Leap Day
Like Leap Day — the official name of February 29th, a name that makes sense but I never knew existed — I often try to catch up by piling all of my work into one periodic power session. Instead of working a little bit at a time to, say, organize my photos or scan files, I instead wait until I have a day off and then make the impossible promise of getting it all done in that one day. Without fail, this leads to either exhausted success — I complete my task, but to the detriment of everything else I wanted to do (and the day off itself) — or it leads to frustrated failure.
- “Rise” — Rainer Maria
- “Moby Octopad” — Yo La Tengo
- “I Wouldn’t Treat a Dog (The Way You Treated Me)” — Bobby “Blue” Bland
- “Lido Shuffle” — Boz Scaggs
- “I Don’t Want It Now” — The Body Electric
- ”Nappy Heads (Remix)” – The Fugees
- “Stella” — Ida Maria
- “Take Me Down Easy” — James Henry Jr.
- “Free Four” — Pink Floyd
- “O.O.T.G.” — JB the First Lady
- “My People Come from the Land” — Frank Waln
- “Aisle 13” — Built to Spill
- “Borderline” — Pool Kids
- “Emmylou” — First Aid Kit
- “The Mountain” — Mason Jennings
- “Boys Will Be Bugs” — Cavetown
Clearly, this entire process is flawed. Just like Leap Day, it turns out: while we make the assumption that we’re catching up on time lost, really we’re just shifting it around. There’s no more time; no less time — instead, it’s all an act to help keep things chunked into normal months and weeks, which is much easier for calendar creators but really not relevant to the day-to-day living functions of a human.

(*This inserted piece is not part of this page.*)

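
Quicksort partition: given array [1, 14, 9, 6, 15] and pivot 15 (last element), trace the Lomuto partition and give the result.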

I’ve tried lately to be better at just doing things when they’re ready. Scheduling phone calls and scheduling monthly breaks for photo organization and scheduling time to read through my RSS feeds, but this level of structure leads to messiness when, you know, anything happens outside of that schedule. The yoke of productivity does not allow for inconsistency, and simply sectioning off time doesn’t actually stop the flow of time from doing what it wants.
My mind wants to be rigid: to hope these carved out sections of time allow for unprovoked flow. My heart knows it won’t work, so I allow myself to be more fluid, despite my mind’s objections. Saving the work for a later day just happens, because that’s how I can justify the schedule I keep otherwise. And when those days finally come — once a month, or once every four years — I can either work it with success or let it go, knowing that nothing is perfect.
Not even leap years are perfect. Today I learned about Leap Day’s biggest lie: that it only marginally corrects the calendar.
Leap year isn’t actually every four years, but instead is every four years except on the turn of the century … except for the centuries that happen to be divisible by 400. Which means if you a February 29th birthday in 1900, or upcoming in 2100, you actually wait eight years between birthdays.
It’s a lie we’ve all accepted. Just like those pictures I keep meaning to get organized.